Он весь ниже уровня земли, в небольшом котловане, высеченном в скальном массиве. Уже когда подходишь к ступеням, ведущим вниз, видишь, что перед тобой что-то массивное, грубо тесанное, тяжелое. На постаменте перед входом в храм лежит каменный бык Нанди, неизменный спутник Шивы. Над ним толстый круглый навес, подпираемый толстыми же квадратными колоннами. Все вытесано из одного куска скалы. Сам храм — ансамбль таких же тяжелых низких квадратных колонн, которые поддерживают плоскую крышу. Он глубок, темен и прохладен.

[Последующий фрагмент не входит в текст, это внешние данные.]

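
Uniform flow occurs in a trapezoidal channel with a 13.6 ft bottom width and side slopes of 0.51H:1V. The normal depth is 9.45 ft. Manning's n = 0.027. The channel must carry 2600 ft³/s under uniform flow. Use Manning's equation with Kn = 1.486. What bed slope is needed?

S = 0.00862

With bottom width b = 13.6 ft and side slope z = 0.51: A = (b + zy)y = (13.6 + 0.51×9.45)×9.45 = 174.1 ft²; P = b + 2y√(1+z²) = 13.6 + 2×9.45×1.123 = 34.82 ft.
Hydraulic radius R = A/P = 174.1/34.82 = 5 ft.
From Manning's equation, S = [nQ / (1.486 A R^(2/3))]² = [0.027 × 2600 / (1.486 × 174.1 × 5^(2/3))]² = 0.00862.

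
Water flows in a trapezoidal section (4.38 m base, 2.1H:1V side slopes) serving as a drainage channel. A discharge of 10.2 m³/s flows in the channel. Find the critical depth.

At critical depth, Q² T / (g A³) = 1, i.e. A³/T = Q²/g = 10.2²/9.81 = 10.61.
Trying y = 0.907 m: A³/T = 22.62 — high.
Trying y = 0.504 m: A³/T = 3.17 — low.
Trying y = 0.726 m: A³/T = 10.6 — matches.

y_c = 0.726 m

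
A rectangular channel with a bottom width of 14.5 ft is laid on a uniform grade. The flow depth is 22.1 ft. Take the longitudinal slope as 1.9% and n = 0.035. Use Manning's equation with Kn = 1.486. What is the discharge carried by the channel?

Q = 5810 ft³/s

Flow area A = b·y = 14.5 × 22.1 = 320.5 ft². Wetted perimeter P = b + 2y = 14.5 + 2×22.1 = 58.7 ft.
Hydraulic radius R = A/P = 320.5/58.7 = 5.459 ft.
Manning's equation: Q = (1.486/n) A R^(2/3) S^(1/2) = (1.486/0.035) × 320.5 × 5.459^(2/3) × 0.019^(1/2) = 5810 ft³/s.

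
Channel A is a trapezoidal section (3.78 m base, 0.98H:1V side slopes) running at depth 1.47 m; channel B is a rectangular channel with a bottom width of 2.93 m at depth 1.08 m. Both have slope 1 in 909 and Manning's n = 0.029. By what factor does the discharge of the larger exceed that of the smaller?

3.27

Channel A: With bottom width b = 3.78 m and side slope z = 0.98: A = (b + zy)y = (3.78 + 0.98×1.47)×1.47 = 7.674 m²; P = b + 2y√(1+z²) = 3.78 + 2×1.47×1.4 = 7.896 m. Hydraulic radius R = A/P = 7.674/7.896 = 0.9719 m. Q_A = (1/0.029)·7.674·0.9719^(2/3)·√0.0011 = 8.612 m³/s.
Channel B: Flow area A = b·y = 2.93 × 1.08 = 3.164 m². Wetted perimeter P = b + 2y = 2.93 + 2×1.08 = 5.09 m. Hydraulic radius R = A/P = 3.164/5.09 = 0.6217 m. Q_B = (1/0.029)·3.164·0.6217^(2/3)·√0.0011 = 2.636 m³/s.
The larger discharge is 8.612 m³/s and the smaller is 2.636 m³/s; the ratio is 3.27.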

В центральной его части вырублены в скале три гарбагрихи — помещения для богов. Там и находятся Шива, его жена Парвати и их слоноголовый сын Ганеша.

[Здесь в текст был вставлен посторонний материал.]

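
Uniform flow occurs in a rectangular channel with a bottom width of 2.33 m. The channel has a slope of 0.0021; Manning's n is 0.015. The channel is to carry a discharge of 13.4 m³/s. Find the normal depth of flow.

Manning's equation rearranged: A R^(2/3) = nQ / (1·√S) = 0.015 × 13.4 / (√0.0021) = 4.386.
Try y = 2.02 m: A R^(2/3) = 3.847 — low.
Try y = 2.58 m: A R^(2/3) = 5.192 — high.
Try y = 2.25 m: A R^(2/3) = 4.395 — matches.

y_n = 2.25 m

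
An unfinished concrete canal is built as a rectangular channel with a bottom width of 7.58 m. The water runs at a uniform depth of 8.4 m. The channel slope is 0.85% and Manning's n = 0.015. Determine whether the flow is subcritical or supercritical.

Flow area A = b·y = 7.58 × 8.4 = 63.67 m². Wetted perimeter P = b + 2y = 7.58 + 2×8.4 = 24.38 m.
Hydraulic radius R = A/P = 63.67/24.38 = 2.612 m.
V = (1/n) R^(2/3) √S = (1/0.015) × 2.612^(2/3) × √0.0085 = 11.66 m/s. Hydraulic depth D_h = A/T = 63.67/7.58 = 8.4 m.
Froude number Fr = V/√(g·D_h) = 11.66/√(9.81×8.4) = 1.28, which is greater than 1, so the flow is supercritical.

supercritical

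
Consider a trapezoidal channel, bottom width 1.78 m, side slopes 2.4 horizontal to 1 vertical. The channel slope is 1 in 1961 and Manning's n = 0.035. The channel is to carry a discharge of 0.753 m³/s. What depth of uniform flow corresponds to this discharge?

Manning's equation rearranged: A R^(2/3) = nQ / (1·√S) = 0.035 × 0.753 / (√0.0005099) = 1.167.
Try y = 0.549 m: A R^(2/3) = 0.8716 — too small.
Try y = 0.813 m: A R^(2/3) = 1.924 — too large.
Try y = 0.636 m: A R^(2/3) = 1.167 — matches.

y_n = 0.636 m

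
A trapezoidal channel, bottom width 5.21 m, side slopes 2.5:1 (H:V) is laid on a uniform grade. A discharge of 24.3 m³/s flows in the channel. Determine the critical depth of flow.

At critical depth, Q² T / (g A³) = 1, i.e. A³/T = Q²/g = 24.3²/9.81 = 60.19.
Try y = 0.763 m: A³/T = 17.75 — low.
Try y = 1.34 m: A³/T = 126.7 — high.
Try y = 1.09 m: A³/T = 60.7 — close enough.

y_c = 1.09 m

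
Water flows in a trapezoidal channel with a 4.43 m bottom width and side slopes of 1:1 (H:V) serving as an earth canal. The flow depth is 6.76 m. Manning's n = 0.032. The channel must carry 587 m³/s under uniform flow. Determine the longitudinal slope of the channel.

S = 0.013

With bottom width b = 4.43 m and side slope z = 1: A = (b + zy)y = (4.43 + 1×6.76)×6.76 = 75.64 m²; P = b + 2y√(1+z²) = 4.43 + 2×6.76×1.414 = 23.55 m.
Hydraulic radius R = A/P = 75.64/23.55 = 3.212 m.
From Manning's equation, S = [nQ / (1 A R^(2/3))]² = [0.032 × 587 / (1 × 75.64 × 3.212^(2/3))]² = 0.013.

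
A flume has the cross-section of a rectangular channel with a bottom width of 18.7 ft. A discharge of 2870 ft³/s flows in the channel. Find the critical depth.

For a rectangular channel, critical depth y_c = (q²/g)^(1/3) where q = Q/b = 2870/18.7 = 153.5 ft²/s.
So y_c = (153.5²/32.2)^(1/3) = 9.01 ft.

y_c = 9.01 ft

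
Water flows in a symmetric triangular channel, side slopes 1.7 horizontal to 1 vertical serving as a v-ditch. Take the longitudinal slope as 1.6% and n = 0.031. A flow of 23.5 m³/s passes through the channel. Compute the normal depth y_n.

y_n = 1.95 m

Manning's equation rearranged: A R^(2/3) = nQ / (1·√S) = 0.031 × 23.5 / (√0.016) = 5.759.
At y = 2.16 m: A R^(2/3) = 7.562 — over.
At y = 1.95 m: A R^(2/3) = 5.757 — close enough.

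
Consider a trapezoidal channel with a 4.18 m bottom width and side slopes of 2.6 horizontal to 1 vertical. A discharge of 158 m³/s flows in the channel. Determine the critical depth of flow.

At critical depth, Q² T / (g A³) = 1, i.e. A³/T = Q²/g = 158²/9.81 = 2545.
Trying y = 2.48 m: A³/T = 1072 — short.
Trying y = 3.41 m: A³/T = 4018 — over.
Trying y = 3.06 m: A³/T = 2549 — close enough.

y_c = 3.06 m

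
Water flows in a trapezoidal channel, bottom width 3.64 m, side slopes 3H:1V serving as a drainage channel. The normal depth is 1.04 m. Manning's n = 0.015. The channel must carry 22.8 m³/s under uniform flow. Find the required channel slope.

With bottom width b = 3.64 m and side slope z = 3: A = (b + zy)y = (3.64 + 3×1.04)×1.04 = 7.03 m²; P = b + 2y√(1+z²) = 3.64 + 2×1.04×3.162 = 10.22 m.
Hydraulic radius R = A/P = 7.03/10.22 = 0.6881 m.
From Manning's equation, S = [nQ / (1 A R^(2/3))]² = [0.015 × 22.8 / (1 × 7.03 × 0.6881^(2/3))]² = 0.0039.

S = 0.0039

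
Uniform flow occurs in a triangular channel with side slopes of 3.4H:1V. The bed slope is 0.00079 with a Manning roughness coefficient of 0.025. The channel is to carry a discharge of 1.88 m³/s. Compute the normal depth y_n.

y_n = 0.921 m

Manning's equation rearranged: A R^(2/3) = nQ / (1·√S) = 0.025 × 1.88 / (√0.00079) = 1.672.
Trying y = 0.648 m: A R^(2/3) = 0.6551 — too small.
Trying y = 0.921 m: A R^(2/3) = 1.673 — matches.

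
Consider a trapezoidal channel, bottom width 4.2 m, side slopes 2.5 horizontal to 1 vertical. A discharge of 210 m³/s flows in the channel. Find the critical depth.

y_c = 3.54 m

At critical depth, Q² T / (g A³) = 1, i.e. A³/T = Q²/g = 210²/9.81 = 4495.
Try y = 4.11 m: A³/T = 8508 — high.
Try y = 3.54 m: A³/T = 4502 — close enough.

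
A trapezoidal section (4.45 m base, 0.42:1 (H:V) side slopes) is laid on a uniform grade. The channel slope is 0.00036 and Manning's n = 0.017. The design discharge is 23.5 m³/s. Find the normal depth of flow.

Manning's equation rearranged: A R^(2/3) = nQ / (1·√S) = 0.017 × 23.5 / (√0.00036) = 21.06.
Try y = 3.37 m: A R^(2/3) = 27.94 — high.
Try y = 2.84 m: A R^(2/3) = 21.1 — close enough.

y_n = 2.84 m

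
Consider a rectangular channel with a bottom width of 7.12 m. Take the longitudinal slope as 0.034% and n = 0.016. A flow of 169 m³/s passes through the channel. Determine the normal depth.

Manning's equation rearranged: A R^(2/3) = nQ / (1·√S) = 0.016 × 169 / (√0.00034) = 146.6.
At y = 8.55 m: A R^(2/3) = 112.5 — low.
At y = 11.9 m: A R^(2/3) = 165.9 — high.
At y = 10.7 m: A R^(2/3) = 146.7 — matches.

y_n = 10.7 m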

Мрак казался в этих пещерных комнатах особенно густым. Только в глубине той гарбагрихи, где находилось изображение самого Шивы — шивалингам, дрожало крохотное пламя светильничка. Оно слабо освещало полуобнаженную фигуру жреца, сидевшего склонив голову у подножия божества и бормотавшего мантры (молитвы).

На высоком пороге комнаты было высечено изображение человеческого лица, выкрашенное в ярко-красный цвет, — единственное красочное пятно в царстве серого камня.

Я спросила у жреца, кто это. Он перестал молиться, вышел из святилища и объяснил, что это отец богини Парвати. Потом ушел куда-то, а я стала разглядывать странное каменное лицо: глаза выкачены шарами, нос широкий и приплюснутый, губы бесформенные и толстые. Отец Парвати — значит сама идея гор, так как Парвати дочь не бога, не владыки гор, а просто воплощения гор. Нигде я его раньше не встречала в безбрежном море индийской культуры, и вдруг он предстал передо мной тут, когда я уже занесла ногу, чтобы перешагнуть высокий каменный порог. Я так и не перешагнула его. Я села на пол перед ним и стала думать о том, почему только в Махараштре я впервые с ним встретилась и почему он изваян на пороге.

Тут неразборчивый ход моих мыслей прервало неожиданно и неизвестно откуда возникшее пение. Голос был мужской, сильный, красиво модулированный. Он возник сразу, словно пламя вспыхнуло, и заполнил собой каждый темный угол храма.

До этого мне казалось, что я в храме совсем одна, но вот, однако же, кто-то еще есть, и к тому же поет, и поет красиво. Я встала, пошла в обход святилища и увидела певца. Он сидел один, за колонной у стены, закрыв глаза и забыв обо всем на свете. Он молился.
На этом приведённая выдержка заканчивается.